Several moves made by Stalin last week provided a refraction of this mass surge – for the very first to feel its effects would be the Stalinist bureaucracy itself. The war mobilized into the Red Army millions of workers and peasants. It placed these great masses in a somewhat better position in facing the bureaucracy. The war has undoubtedly brought forward in the ranks the veteran fighters of the revolution who still exist in their many thousands despite the Stalin purges.

This very fact constitutes a prime danger for the bureaucracy, for the Stalin machine. And Stalin’s re-institution of the political commissar system in the Red Army is his way of trying to meet that danger. The political commissar system, first used during the civil war of 1918–22, was instituted at a time when the young Bolshevik revolution was still utilizing the services of many Czarist officers and unstable and unreliable army elements. The political Commissars represented the Bolshevik Party and the masses of the soldiers at the officers’ council tables. The system worked and served its purpose.

Today the use of political commissars could mean the establishment of a vast propaganda machine at the front aimed at the Nazi army. But this is not what Stalin is aiming at. In Stalin’s hand this system becomes a weapon of the bureaucracy, Stalin’s own police force placed on guard against anti-bureaucracy tendencies in the ranks of the Red Army, among officers and men alike.
 

Stalin’s Lackeys Fail Him

The other significant political development was the further contraction of the Kremlin hierarchy under which Stalin personally took over the Defense and the National Security commissariats. This too is a reflex of the danger to the bureaucracy inherent in the war situation.

Just as he was compelled to assume the premiership himself under the threat of the invasion, Stalin is compelled to assume full personal responsibility for his military and police machines.

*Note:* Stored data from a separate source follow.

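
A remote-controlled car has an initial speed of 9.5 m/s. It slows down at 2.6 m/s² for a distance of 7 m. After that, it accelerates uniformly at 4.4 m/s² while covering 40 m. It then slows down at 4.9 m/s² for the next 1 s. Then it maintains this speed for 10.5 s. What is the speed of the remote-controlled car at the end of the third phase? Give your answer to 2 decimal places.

15.25 m/s

Phase 1 (decelerating): v₀ = 9.50 m/s, a = -2.6 m/s².
v² = v₀² + 2aΔx = 9.50² + 2·-2.6·7 = 53.9 → v = 7.34 m/s
t = (v − v₀)/a = (7.34 − 9.50)/-2.6 = 0.831 s

Phase 2 (accelerating): v₀ = 7.34 m/s, a = 4.4 m/s².
v² = v₀² + 2aΔx = 7.34² + 2·4.4·40 = 406 → v = 20.1 m/s
t = (v − v₀)/a = (20.1 − 7.34)/4.4 = 2.91 s

Phase 3 (decelerating): v₀ = 20.1 m/s, a = -4.9 m/s².
v = v₀ + at = 20.1 + (-4.9)(1) = 15.2 m/s
Δx = v₀t + ½at² = 20.1·1 + 0.5·-4.9·1² = 17.7 m
Speed at end of phase 3 = 15.2 m/s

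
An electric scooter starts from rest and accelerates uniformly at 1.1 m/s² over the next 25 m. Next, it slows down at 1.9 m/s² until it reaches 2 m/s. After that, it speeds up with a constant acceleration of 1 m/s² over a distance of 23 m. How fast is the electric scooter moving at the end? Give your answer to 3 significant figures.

Phase 1 (accelerating): v₀ = 0 m/s, a = 1.1 m/s².
v² = v₀² + 2aΔx = 0² + 2·1.1·25 = 55.0 → v = 7.42 m/s
t = (v − v₀)/a = (7.42 − 0)/1.1 = 6.74 s

Phase 2 (decelerating): v₀ = 7.42 m/s, a = -1.9 m/s².
v = v₀ + at → t = (2 − 7.42) / -1.9 = 2.85 s
v² = v₀² + 2aΔx → Δx = (2² − 7.42²)/(2·-1.9) = 13.4 m

Phase 3 (accelerating): v₀ = 2.00 m/s, a = 1 m/s².
v² = v₀² + 2aΔx = 2.00² + 2·1·23 = 50.0 → v = 7.07 m/s
t = (v − v₀)/a = (7.07 − 2.00)/1 = 5.07 s
Final speed = 7.07 m/s

7.07 m/s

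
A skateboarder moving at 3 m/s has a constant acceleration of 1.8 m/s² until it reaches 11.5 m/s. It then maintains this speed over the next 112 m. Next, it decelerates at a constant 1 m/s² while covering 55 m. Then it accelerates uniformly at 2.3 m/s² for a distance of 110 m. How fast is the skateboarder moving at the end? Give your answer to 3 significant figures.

23.0 m/s

Phase 1 (accelerating): v₀ = 3.00 m/s, a = 1.8 m/s².
v = v₀ + at → t = (11.5 − 3.00) / 1.8 = 4.72 s
v² = v₀² + 2aΔx → Δx = (11.5² − 3.00²)/(2·1.8) = 34.2 m

Phase 2 (constant speed): v₀ = 11.5 m/s, a = 0 m/s².
Constant speed: t = d/v = 112/11.5 = 9.74 s

Phase 3 (decelerating): v₀ = 11.5 m/s, a = -1 m/s².
v² = v₀² + 2aΔx = 11.5² + 2·-1·55 = 22.2 → v = 4.72 m/s
t = (v − v₀)/a = (4.72 − 11.5)/-1 = 6.78 s

Phase 4 (accelerating): v₀ = 4.72 m/s, a = 2.3 m/s².
v² = v₀² + 2aΔx = 4.72² + 2·2.3·110 = 528 → v = 23.0 m/s
t = (v − v₀)/a = (23.0 − 4.72)/2.3 = 7.94 s
Final speed = 23.0 m/s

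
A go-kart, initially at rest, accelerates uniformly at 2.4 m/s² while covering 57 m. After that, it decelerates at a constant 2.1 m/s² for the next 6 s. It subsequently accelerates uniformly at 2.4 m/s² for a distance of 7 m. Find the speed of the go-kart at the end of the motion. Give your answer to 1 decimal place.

7.0 m/s

Phase 1 (accelerating): v₀ = 0 m/s, a = 2.4 m/s².
v² = v₀² + 2aΔx = 0² + 2·2.4·57 = 274 → v = 16.5 m/s
t = (v − v₀)/a = (16.5 − 0)/2.4 = 6.89 s

Phase 2 (decelerating): v₀ = 16.5 m/s, a = -2.1 m/s².
v = v₀ + at = 16.5 + (-2.1)(6) = 3.94 m/s
Δx = v₀t + ½at² = 16.5·6 + 0.5·-2.1·6² = 61.4 m

Phase 3 (accelerating): v₀ = 3.94 m/s, a = 2.4 m/s².
v² = v₀² + 2aΔx = 3.94² + 2·2.4·7 = 49.1 → v = 7.01 m/s
t = (v − v₀)/a = (7.01 − 3.94)/2.4 = 1.28 s
Final speed = 7.01 m/s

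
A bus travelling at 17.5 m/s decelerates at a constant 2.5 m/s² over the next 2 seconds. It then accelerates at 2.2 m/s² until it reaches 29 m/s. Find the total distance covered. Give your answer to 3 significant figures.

186 m

Phase 1 (decelerating): v₀ = 17.5 m/s, a = -2.5 m/s².
v = v₀ + at = 17.5 + (-2.5)(2) = 12.5 m/s
Δx = v₀t + ½at² = 17.5·2 + 0.5·-2.5·2² = 30.0 m

Phase 2 (accelerating): v₀ = 12.5 m/s, a = 2.2 m/s².
v = v₀ + at → t = (29 − 12.5) / 2.2 = 7.50 s
v² = v₀² + 2aΔx → Δx = (29² − 12.5²)/(2·2.2) = 156 m
Total distance = 30.0 + 156 = 186 m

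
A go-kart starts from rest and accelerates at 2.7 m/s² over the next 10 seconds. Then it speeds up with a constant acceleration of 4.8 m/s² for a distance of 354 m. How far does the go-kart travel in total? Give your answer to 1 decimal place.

Phase 1 (accelerating): v₀ = 0 m/s, a = 2.7 m/s².
v = v₀ + at = 0 + (2.7)(10) = 27.0 m/s
Δx = v₀t + ½at² = 0·10 + 0.5·2.7·10² = 135 m

Phase 2 (accelerating): v₀ = 27.0 m/s, a = 4.8 m/s².
v² = v₀² + 2aΔx = 27.0² + 2·4.8·354 = 4130 → v = 64.2 m/s
t = (v − v₀)/a = (64.2 − 27.0)/4.8 = 7.76 s
Total distance = 135 + 354 = 489 m

489.0 m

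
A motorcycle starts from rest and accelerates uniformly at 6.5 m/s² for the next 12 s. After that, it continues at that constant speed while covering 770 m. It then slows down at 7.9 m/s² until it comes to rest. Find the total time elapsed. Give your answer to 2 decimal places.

Phase 1 (accelerating): v₀ = 0 m/s, a = 6.5 m/s².
v = v₀ + at = 0 + (6.5)(12) = 78.0 m/s
Δx = v₀t + ½at² = 0·12 + 0.5·6.5·12² = 468 m

Phase 2 (constant speed): v₀ = 78.0 m/s, a = 0 m/s².
Constant speed: t = d/v = 770/78.0 = 9.87 s

Phase 3 (decelerating): v₀ = 78.0 m/s, a = -7.9 m/s².
v = v₀ + at → t = (0 − 78.0) / -7.9 = 9.87 s
v² = v₀² + 2aΔx → Δx = (0² − 78.0²)/(2·-7.9) = 385 m
Total time = 12.0 + 9.87 + 9.87 = 31.7 s

31.75 s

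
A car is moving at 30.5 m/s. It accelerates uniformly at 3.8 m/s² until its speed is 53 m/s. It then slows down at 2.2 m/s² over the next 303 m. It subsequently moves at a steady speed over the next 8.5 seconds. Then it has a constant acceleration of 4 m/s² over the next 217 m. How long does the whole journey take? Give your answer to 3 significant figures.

Phase 1 (accelerating): v₀ = 30.5 m/s, a = 3.8 m/s².
v = v₀ + at → t = (53 − 30.5) / 3.8 = 5.92 s
v² = v₀² + 2aΔx → Δx = (53² − 30.5²)/(2·3.8) = 247 m

Phase 2 (decelerating): v₀ = 53.0 m/s, a = -2.2 m/s².
v² = v₀² + 2aΔx = 53.0² + 2·-2.2·303 = 1480 → v = 38.4 m/s
t = (v − v₀)/a = (38.4 − 53.0)/-2.2 = 6.63 s

Phase 3 (constant speed): v₀ = 38.4 m/s, a = 0 m/s².
v = v₀ + at = 38.4 + (0)(8.5) = 38.4 m/s
Δx = v₀t + ½at² = 38.4·8.5 + 0.5·0·8.5² = 327 m

Phase 4 (accelerating): v₀ = 38.4 m/s, a = 4 m/s².
v² = v₀² + 2aΔx = 38.4² + 2·4·217 = 3210 → v = 56.7 m/s
t = (v − v₀)/a = (56.7 − 38.4)/4 = 4.56 s
Total time = 5.92 + 6.63 + 8.50 + 4.56 = 25.6 s

25.6 s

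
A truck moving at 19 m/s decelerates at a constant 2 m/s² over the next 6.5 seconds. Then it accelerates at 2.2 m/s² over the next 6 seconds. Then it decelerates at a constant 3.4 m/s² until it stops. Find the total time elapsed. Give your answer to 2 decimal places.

Phase 1 (decelerating): v₀ = 19.0 m/s, a = -2 m/s².
v = v₀ + at = 19.0 + (-2)(6.5) = 6.00 m/s
Δx = v₀t + ½at² = 19.0·6.5 + 0.5·-2·6.5² = 81.2 m

Phase 2 (accelerating): v₀ = 6.00 m/s, a = 2.2 m/s².
v = v₀ + at = 6.00 + (2.2)(6) = 19.2 m/s
Δx = v₀t + ½at² = 6.00·6 + 0.5·2.2·6² = 75.6 m

Phase 3 (decelerating): v₀ = 19.2 m/s, a = -3.4 m/s².
v = v₀ + at → t = (0 − 19.2) / -3.4 = 5.65 s
v² = v₀² + 2aΔx → Δx = (0² − 19.2²)/(2·-3.4) = 54.2 m
Total time = 6.50 + 6.00 + 5.65 = 18.1 s

18.15 s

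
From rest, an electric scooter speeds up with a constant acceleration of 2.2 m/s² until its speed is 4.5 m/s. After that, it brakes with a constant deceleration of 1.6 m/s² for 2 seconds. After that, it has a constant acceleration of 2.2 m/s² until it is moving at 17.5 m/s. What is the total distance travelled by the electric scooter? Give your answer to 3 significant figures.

Phase 1 (accelerating): v₀ = 0 m/s, a = 2.2 m/s².
v = v₀ + at → t = (4.5 − 0) / 2.2 = 2.05 s
v² = v₀² + 2aΔx → Δx = (4.5² − 0²)/(2·2.2) = 4.60 m

Phase 2 (decelerating): v₀ = 4.50 m/s, a = -1.6 m/s².
v = v₀ + at = 4.50 + (-1.6)(2) = 1.30 m/s
Δx = v₀t + ½at² = 4.50·2 + 0.5·-1.6·2² = 5.80 m

Phase 3 (accelerating): v₀ = 1.30 m/s, a = 2.2 m/s².
v = v₀ + at → t = (17.5 − 1.30) / 2.2 = 7.36 s
v² = v₀² + 2aΔx → Δx = (17.5² − 1.30²)/(2·2.2) = 69.2 m
Total distance = 4.60 + 5.80 + 69.2 = 79.6 m

79.6 m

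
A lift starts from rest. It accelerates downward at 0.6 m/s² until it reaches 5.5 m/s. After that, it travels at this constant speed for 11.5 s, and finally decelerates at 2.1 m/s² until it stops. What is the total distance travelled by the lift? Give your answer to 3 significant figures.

Phase 1 (accelerating): v₀ = 0 m/s, a = 0.6 m/s².
v = v₀ + at → t = (5.5 − 0) / 0.6 = 9.17 s
v² = v₀² + 2aΔx → Δx = (5.5² − 0²)/(2·0.6) = 25.2 m

Phase 2 (constant speed): v₀ = 5.50 m/s, a = 0 m/s².
v = v₀ + at = 5.50 + (0)(11.5) = 5.50 m/s
Δx = v₀t + ½at² = 5.50·11.5 + 0.5·0·11.5² = 63.2 m

Phase 3 (decelerating): v₀ = 5.50 m/s, a = -2.1 m/s².
v = v₀ + at → t = (0 − 5.50) / -2.1 = 2.62 s
v² = v₀² + 2aΔx → Δx = (0² − 5.50²)/(2·-2.1) = 7.20 m
Total distance = 25.2 + 63.2 + 7.20 = 95.7 m

95.7 m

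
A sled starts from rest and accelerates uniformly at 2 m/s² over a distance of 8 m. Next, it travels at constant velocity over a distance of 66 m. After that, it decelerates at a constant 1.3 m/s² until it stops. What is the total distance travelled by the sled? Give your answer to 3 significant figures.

86.3 m

Phase 1 (accelerating): v₀ = 0 m/s, a = 2 m/s².
v² = v₀² + 2aΔx = 0² + 2·2·8 = 32.0 → v = 5.66 m/s
t = (v − v₀)/a = (5.66 − 0)/2 = 2.83 s

Phase 2 (constant speed): v₀ = 5.66 m/s, a = 0 m/s².
Constant speed: t = d/v = 66/5.66 = 11.7 s

Phase 3 (decelerating): v₀ = 5.66 m/s, a = -1.3 m/s².
v = v₀ + at → t = (0 − 5.66) / -1.3 = 4.35 s
v² = v₀² + 2aΔx → Δx = (0² − 5.66²)/(2·-1.3) = 12.3 m
Total distance = 8.00 + 66.0 + 12.3 = 86.3 m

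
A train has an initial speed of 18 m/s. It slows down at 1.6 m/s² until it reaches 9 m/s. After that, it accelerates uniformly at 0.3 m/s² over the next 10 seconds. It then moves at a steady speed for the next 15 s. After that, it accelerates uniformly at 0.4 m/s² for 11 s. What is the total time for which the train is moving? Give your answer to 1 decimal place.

Phase 1 (decelerating): v₀ = 18.0 m/s, a = -1.6 m/s².
v = v₀ + at → t = (9 − 18.0) / -1.6 = 5.62 s
v² = v₀² + 2aΔx → Δx = (9² − 18.0²)/(2·-1.6) = 75.9 m

Phase 2 (accelerating): v₀ = 9.00 m/s, a = 0.3 m/s².
v = v₀ + at = 9.00 + (0.3)(10) = 12.0 m/s
Δx = v₀t + ½at² = 9.00·10 + 0.5·0.3·10² = 105 m

Phase 3 (constant speed): v₀ = 12.0 m/s, a = 0 m/s².
v = v₀ + at = 12.0 + (0)(15) = 12.0 m/s
Δx = v₀t + ½at² = 12.0·15 + 0.5·0·15² = 180 m

Phase 4 (accelerating): v₀ = 12.0 m/s, a = 0.4 m/s².
v = v₀ + at = 12.0 + (0.4)(11) = 16.4 m/s
Δx = v₀t + ½at² = 12.0·11 + 0.5·0.4·11² = 156 m
Total time = 5.62 + 10.0 + 15.0 + 11.0 = 41.6 s

41.6 s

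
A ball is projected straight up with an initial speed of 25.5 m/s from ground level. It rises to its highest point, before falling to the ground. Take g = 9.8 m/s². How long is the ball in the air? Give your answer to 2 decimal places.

Phase 1 (rising): v₀ = 25.5 m/s, a = -9.8 m/s².
v = v₀ + at → t = (0 − 25.5) / -9.8 = 2.60 s
v² = v₀² + 2aΔx → Δx = (0² − 25.5²)/(2·-9.8) = 33.2 m

Phase 2 (falling): v₀ = 0 m/s, a = -9.8 m/s².
Falls 33.2 m from rest: t = √(2·33.2/9.8) = 2.60 s; v = g·t = 25.5 m/s.
Total time = 2.60 + 2.60 = 5.20 s

5.20 s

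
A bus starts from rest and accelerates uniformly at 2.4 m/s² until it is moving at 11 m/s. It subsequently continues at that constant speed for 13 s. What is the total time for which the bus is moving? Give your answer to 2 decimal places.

17.58 s

Phase 1 (accelerating): v₀ = 0 m/s, a = 2.4 m/s².
v = v₀ + at → t = (11 − 0) / 2.4 = 4.58 s
v² = v₀² + 2aΔx → Δx = (11² − 0²)/(2·2.4) = 25.2 m

Phase 2 (constant speed): v₀ = 11.0 m/s, a = 0 m/s².
v = v₀ + at = 11.0 + (0)(13) = 11.0 m/s
Δx = v₀t + ½at² = 11.0·13 + 0.5·0·13² = 143 m
Total time = 4.58 + 13.0 = 17.6 s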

The lackeys he has gathered around him in these years of degeneration are not men who can be trusted in time of crisis to defend either the bureaucracy itself or the broader interests of the country at war.
 

Stalin’s Conservatism

The political weapons placed in the hands of the Red Army and the Soviet masses by the October revolution have not yet been used in the war against the Nazi invaders. Stalin knows that to arouse the German and European masses to revolutionary upsurge is just as mortal a danger to him as the Nazis are. Thus, even in the midst of the war crisis itself, he remains what he has always been, a stone around the neck of the revolution.

Yet the gathering forces are there and will prove stronger than him. Out of the still untapped resources of the revolution will come the forces that will defeat Hitler.